It started out inconspicuously enough.
When I picked the Doodle up from daycare at the end of the day, I was greeted by choruses of “Doodle’s mommy!” “Doodle’s mommy!” Or if we ran into one of her chums in the parking lot on our way in or out of daycare, the other toddler would look at me and shout excitedly, “Doodle’s mommy!!!”
The Doodle is about 3-6 months younger than most of the kids in her class, and didn’t initially say anything at all about her peers’ parents. Cognitively, she just wasn’t there yet.
A few months ago it clicked. Adults became ordered and matched with her friends. This is the ultimate game of concentration. “Fairouz’s daddy!” “Calvin’s mommy!” “Julia’s daddy!!!”

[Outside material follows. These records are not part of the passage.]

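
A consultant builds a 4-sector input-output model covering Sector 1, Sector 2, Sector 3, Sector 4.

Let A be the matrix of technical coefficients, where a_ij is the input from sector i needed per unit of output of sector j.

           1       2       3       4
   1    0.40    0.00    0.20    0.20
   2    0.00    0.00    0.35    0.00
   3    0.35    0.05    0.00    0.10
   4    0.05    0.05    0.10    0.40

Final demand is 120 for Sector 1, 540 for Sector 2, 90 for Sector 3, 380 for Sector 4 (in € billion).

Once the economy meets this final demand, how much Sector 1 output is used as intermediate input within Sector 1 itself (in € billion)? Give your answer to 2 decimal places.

z_11 = 244.03

I − A =
  [   0.60     0.00    -0.20    -0.20]
  [   0.00     1.00    -0.35     0.00]
  [  -0.35    -0.05     1.00    -0.10]
  [  -0.05    -0.05    -0.10     0.60]
Compute the cofactors C_ij = (−1)^(i+j)·(3×3 minor ij) of I−A; the adjugate is their transpose:
adj(I−A) = Cᵀ =
  [ 0.57775   0.01800   0.14350   0.21650]
  [ 0.07525   0.29400   0.12250   0.04550]
  [ 0.21500   0.02400   0.35000   0.13000]
  [ 0.09025   0.03000   0.08050   0.51950]
det(I−A) = Σ_j (I−A)_1j·C_1j = (0.60)(0.57775) + (0.00)(0.07525) + (-0.20)(0.21500) + (-0.20)(0.09025) = 0.2856
(I − A)⁻¹ = adj(I−A) / det(I−A) ≈
  [   2.0229     0.0630     0.5025     0.7581]
  [   0.2635     1.0294     0.4289     0.1593]
  [   0.7528     0.0840     1.2255     0.4552]
  [   0.3160     0.1050     0.2819     1.8190]
First solve x = (I − A)⁻¹ d = adj(I−A)·d / det(I−A); in particular x_1 = (0.57775·120 + 0.01800·540 + 0.14350·90 + 0.21650·380) / 0.2856 = 174.235 / 0.2856 ≈ 610.0665.
Intermediate flow from 1 to 1: z_11 = a_11 · x_1 = 0.40 × 174.235 / 0.2856 = 69.694 / 0.2856 ≈ 244.03.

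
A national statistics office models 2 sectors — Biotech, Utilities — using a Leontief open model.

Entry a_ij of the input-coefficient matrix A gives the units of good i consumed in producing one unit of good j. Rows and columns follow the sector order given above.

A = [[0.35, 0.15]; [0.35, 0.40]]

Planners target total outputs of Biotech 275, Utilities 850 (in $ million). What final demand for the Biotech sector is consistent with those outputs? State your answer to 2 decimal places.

d_1 = 51.25

I − A =
  [   0.65    -0.15]
  [  -0.35     0.60]
d = (I − A) x:
  d_1 = (+0.65)·275 + (-0.15)·850 = 51.25
  d_2 = (-0.35)·275 + (+0.60)·850 = 413.75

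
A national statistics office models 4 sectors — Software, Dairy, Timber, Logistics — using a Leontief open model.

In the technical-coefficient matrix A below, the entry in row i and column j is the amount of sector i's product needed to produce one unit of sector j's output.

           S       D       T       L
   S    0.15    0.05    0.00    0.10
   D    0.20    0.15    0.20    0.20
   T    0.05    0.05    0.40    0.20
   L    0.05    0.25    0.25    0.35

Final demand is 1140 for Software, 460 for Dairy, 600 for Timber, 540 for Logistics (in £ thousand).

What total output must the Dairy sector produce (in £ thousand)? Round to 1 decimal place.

I − A =
  [   0.85    -0.05     0.00    -0.10]
  [  -0.20     0.85    -0.20    -0.20]
  [  -0.05    -0.05     0.60    -0.20]
  [  -0.05    -0.25    -0.25     0.65]
Compute the cofactors C_ij = (−1)^(i+j)·(3×3 minor ij) of I−A; the adjugate is their transpose:
adj(I−A) = Cᵀ =
  [ 0.240000   0.033250   0.035250   0.058000]
  [ 0.085000   0.284750   0.157000   0.149000]
  [ 0.050625   0.073250   0.410875   0.156750]
  [ 0.070625   0.140250   0.221125   0.418500]
det(I−A) = Σ_j (I−A)_1j·C_1j = (0.85)(0.240000) + (-0.05)(0.085000) + (0.00)(0.050625) + (-0.10)(0.070625) = 0.1926875
(I − A)⁻¹ = adj(I−A) / det(I−A) ≈
  [   1.2455     0.1726     0.1829     0.3010]
  [   0.4411     1.4778     0.8148     0.7733]
  [   0.2627     0.3801     2.1323     0.8135]
  [   0.3665     0.7279     1.1476     2.1719]
x = (I − A)⁻¹ d = adj(I−A)·d / det(I−A), with det(I−A) = 0.1926875:
  x_S = (0.240000·1140 + 0.033250·460 + 0.035250·600 + 0.058000·540) / 0.1926875 = 341.365 / 0.1926875 ≈ 1771.6
  x_D = (0.085000·1140 + 0.284750·460 + 0.157000·600 + 0.149000·540) / 0.1926875 = 402.545 / 0.1926875 ≈ 2089.1
  x_T = (0.050625·1140 + 0.073250·460 + 0.410875·600 + 0.156750·540) / 0.1926875 = 422.5775 / 0.1926875 ≈ 2193.1
  x_L = (0.070625·1140 + 0.140250·460 + 0.221125·600 + 0.418500·540) / 0.1926875 = 503.6925 / 0.1926875 ≈ 2614.0

x_D = 2089.1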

Otto and I have a long history of working with kids from LGBTQ families, and in our experience, it didn’t really seem to matter to kids that had two moms or two dads or some other family combination until the age of 10. Around that age, kids suddenly wanted to be like everyone else and it was key for many of them at that time to have their own network of kids who also had queer parents. They wanted to have friends with families like theirs who got it. They wanted friends who didn’t just have a heterosexual mommy and daddy headed household. Developmentally, that’s totally on par with where one would expect a 10-year-old to be.
Given that this is my first time around on the toddler circus, I never really gave much thought to how a toddler, preschooler or young child would make sense of their world when it came to parents. This was an apparent oversight on my behalf, because this is pretty big in the Doodle’s mind.

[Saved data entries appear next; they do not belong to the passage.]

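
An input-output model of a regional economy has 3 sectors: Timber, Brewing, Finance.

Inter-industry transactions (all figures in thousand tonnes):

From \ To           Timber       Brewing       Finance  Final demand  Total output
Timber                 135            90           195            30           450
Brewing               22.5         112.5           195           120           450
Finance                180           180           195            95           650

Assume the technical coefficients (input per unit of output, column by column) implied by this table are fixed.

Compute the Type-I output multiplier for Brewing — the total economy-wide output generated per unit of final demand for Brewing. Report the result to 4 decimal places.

m_B = 6.3259

Technical coefficients a_ij = z_ij / X_j:
  a_TT = 135/450 = 0.30, a_BT = 22.5/450 = 0.05, a_FT = 180/450 = 0.40
  a_TB = 90/450 = 0.20, a_BB = 112.5/450 = 0.25, a_FB = 180/450 = 0.40
  a_TF = 195/650 = 0.30, a_BF = 195/650 = 0.30, a_FF = 195/650 = 0.30
I − A =
  [   0.70    -0.20    -0.30]
  [  -0.05     0.75    -0.30]
  [  -0.40    -0.40     0.70]
Cofactors of I−A, C_ij = (−1)^(i+j)·(minor ij) (rows/columns in the sector order above):
  C_11 = (0.75)(0.70) − (-0.30)(-0.40) = 0.4050
  C_12 = −[(-0.05)(0.70) − (-0.30)(-0.40)] = 0.1550
  C_13 = (-0.05)(-0.40) − (0.75)(-0.40) = 0.3200
  C_21 = −[(-0.20)(0.70) − (-0.30)(-0.40)] = 0.2600
  C_22 = (0.70)(0.70) − (-0.30)(-0.40) = 0.3700
  C_23 = −[(0.70)(-0.40) − (-0.20)(-0.40)] = 0.3600
  C_31 = (-0.20)(-0.30) − (-0.30)(0.75) = 0.2850
  C_32 = −[(0.70)(-0.30) − (-0.30)(-0.05)] = 0.2250
  C_33 = (0.70)(0.75) − (-0.20)(-0.05) = 0.5150
det(I−A) = Σ_j (I−A)_1j·C_1j = (0.70)(0.4050) + (-0.20)(0.1550) + (-0.30)(0.3200) = 0.1565
adj(I−A) = Cᵀ =
  [ 0.4050   0.2600   0.2850]
  [ 0.1550   0.3700   0.2250]
  [ 0.3200   0.3600   0.5150]
(I − A)⁻¹ = adj(I−A) / det(I−A) ≈
  [   2.58786     1.66134     1.82109]
  [   0.99042     2.36422     1.43770]
  [   2.04473     2.30032     3.29073]
The output multiplier for sector j is the column-j sum of the Leontief inverse (I − A)⁻¹ = adj(I−A) / det(I−A).
Column B of adj(I−A): (0.2600, 0.3700, 0.3600); det(I−A) = 0.1565.
m_B = (0.2600 + 0.3700 + 0.3600) / 0.1565 = 0.99 / 0.1565 ≈ 6.3259.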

At first, she would look at her chums and ask, “Mommy mama?”
Since toddler syntax is limited, you only know it’s a question based upon the upswing at the end of the sentence.
This is when the Doodle became as cognitively developed as her peers and started to want to match adults and siblings to her friends. She quickly caught on whose mommy was whose mommy. And pretty soon daddies were in the equation, too. I was kind of blown away that she seemed to grasp a family unit.

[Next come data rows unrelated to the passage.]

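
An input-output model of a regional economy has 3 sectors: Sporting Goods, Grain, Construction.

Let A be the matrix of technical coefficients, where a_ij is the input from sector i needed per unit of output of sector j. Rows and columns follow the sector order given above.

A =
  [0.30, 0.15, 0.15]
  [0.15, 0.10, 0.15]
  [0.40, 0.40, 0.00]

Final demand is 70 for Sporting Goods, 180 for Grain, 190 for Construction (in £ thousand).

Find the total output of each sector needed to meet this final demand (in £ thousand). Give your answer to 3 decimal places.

I − A =
  [   0.70    -0.15    -0.15]
  [  -0.15     0.90    -0.15]
  [  -0.40    -0.40     1.00]
Cofactors of I−A, C_ij = (−1)^(i+j)·(minor ij) (rows/columns in the sector order above):
  C_11 = (0.90)(1.00) − (-0.15)(-0.40) = 0.8400
  C_12 = −[(-0.15)(1.00) − (-0.15)(-0.40)] = 0.2100
  C_13 = (-0.15)(-0.40) − (0.90)(-0.40) = 0.4200
  C_21 = −[(-0.15)(1.00) − (-0.15)(-0.40)] = 0.2100
  C_22 = (0.70)(1.00) − (-0.15)(-0.40) = 0.6400
  C_23 = −[(0.70)(-0.40) − (-0.15)(-0.40)] = 0.3400
  C_31 = (-0.15)(-0.15) − (-0.15)(0.90) = 0.1575
  C_32 = −[(0.70)(-0.15) − (-0.15)(-0.15)] = 0.1275
  C_33 = (0.70)(0.90) − (-0.15)(-0.15) = 0.6075
det(I−A) = Σ_j (I−A)_1j·C_1j = (0.70)(0.8400) + (-0.15)(0.2100) + (-0.15)(0.4200) = 0.4935
adj(I−A) = Cᵀ =
  [ 0.8400   0.2100   0.1575]
  [ 0.2100   0.6400   0.1275]
  [ 0.4200   0.3400   0.6075]
(I − A)⁻¹ = adj(I−A) / det(I−A) ≈
  [   1.7021     0.4255     0.3191]
  [   0.4255     1.2969     0.2584]
  [   0.8511     0.6890     1.2310]
x = (I − A)⁻¹ d = adj(I−A)·d / det(I−A), with det(I−A) = 0.4935:
  x_S = (0.8400·70 + 0.2100·180 + 0.1575·190) / 0.4935 = 126.525 / 0.4935 ≈ 256.383
  x_G = (0.2100·70 + 0.6400·180 + 0.1275·190) / 0.4935 = 154.125 / 0.4935 ≈ 312.310
  x_C = (0.4200·70 + 0.3400·180 + 0.6075·190) / 0.4935 = 206.025 / 0.4935 ≈ 417.477

x_S = 256.383, x_G = 312.310, x_C = 417.477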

But this new worldliness was somewhat limited. She understood Mommy-Mama, and Mama-Daddy or just one Mommy or just one Daddy, but she didn’t get Daddy-Daddy. She didn’t believe that it was possible to have two men as parents. She actually guffawed in disbelief and said, “No…!!!!” when I told her it was possible.
While our daycare is racially and culturally diverse, it’s pretty heterosexual. We’re the only two mom family in our room, and friends of ours have their daughter down the hall, but we never see them. Most of our two dad friends have older kids, so we don’t really hang out with them, but we hang out with lots of two mom families.
Over a couple of community events I intentionally introduced the Doodle to two dad headed families and she seemed to get it. Yes, it is possible for someone to have a Daddy AND a Papa. Parenting lesson complete.
I thought we mastered all of the very basic family configurations for toddler. I thought we were golden. Only then the Doodle began to ask about a daddy. A daddy! And not just any daddy, where was her daddy? She’d frequently ask “Doodle daddy?” with the now popular upswing inflection and a shoulder shrug.
The best answers for toddlers is usually the simplest answer. Our stock response is that she doesn’t have a daddy, she has a mommy and a mama. Only I really think our toddler is gangbusters smart.
Now she’s asking which one of us is the daddy. It’s phrased like this, “Gus-Mommy-Daddy?” or “Otto-Mama-Daddy?” (Yes, we taught her our first names and sometimes she randomly shouts those out, but usually in a really possessive way as if to affirm that yes indeed that’s my mommy).
Today she’s pretty insistent that she has a Mommy-Daddy, which has somehow become me. And she thinks it’s hilarious. Because now if you ask her if she has a daddy, she no longer shouts, “No!!! Mommy-Mama!” She grins and says, “Gus-Mommy-Daddy,” and then giggles as she seems to innately know it’s a loaded question that’s imbued with some comedy in our household.
Let’s just say I’m not the butchier of her two moms.